Industry experts have expressed their concerns that higher prices could deter uninsured or low-income individuals from becoming vaccinated.

How are manufacturers responding?

As mentioned earlier, producers are shifting gears in an effort to develop the next wave of world-beating vaccines. The contest to develop the world’s first effective vaccine for respiratory syncytial virus (RSV) is set to be the next key battleground in the pharma industry.

The market is estimated to be worth approximately $10.5bn over the next decade. Recently, Moderna shares jumped by around 7% in March after financial services firm TD Cowen stated that the company was set to be a ‘leader’ in the RSV market.

Cowen analysts led by Tyler Van Buren said:

‘It’s clear that mRNA vaccines could be disruptive to the traditional vaccine market as they can target complex antigens simply and with rapid, cell-free manufacturing that can lead to an approved product in record time.

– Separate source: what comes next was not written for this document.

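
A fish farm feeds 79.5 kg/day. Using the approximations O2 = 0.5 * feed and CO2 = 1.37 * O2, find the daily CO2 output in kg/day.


O2 = 79.5 * 0.5 = 39.75
CO2 = 39.75 * 1.37 = 54.4575

54.4575 kg/day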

Moderna’s near-to-mid-term valuation is becoming less reliant on the emergence of new COVID variant epidemic waves, and more so on PCV, RSV, and flu.’

Additionally, both Pfizer and GSK signalled recently that they would soon be ready to launch their own RSV vaccines. Both companies are now awaiting regulatory approval.

2023 is likely to a challenging year for the pharmaceutical industry. With US drug prices reforms and the need to reposition in a post-pandemic world likely to create upheaval in the sector.

However experts remain confident that the pharma industry’s fundamentals remain strong and that its just a matter of time before a return to normality.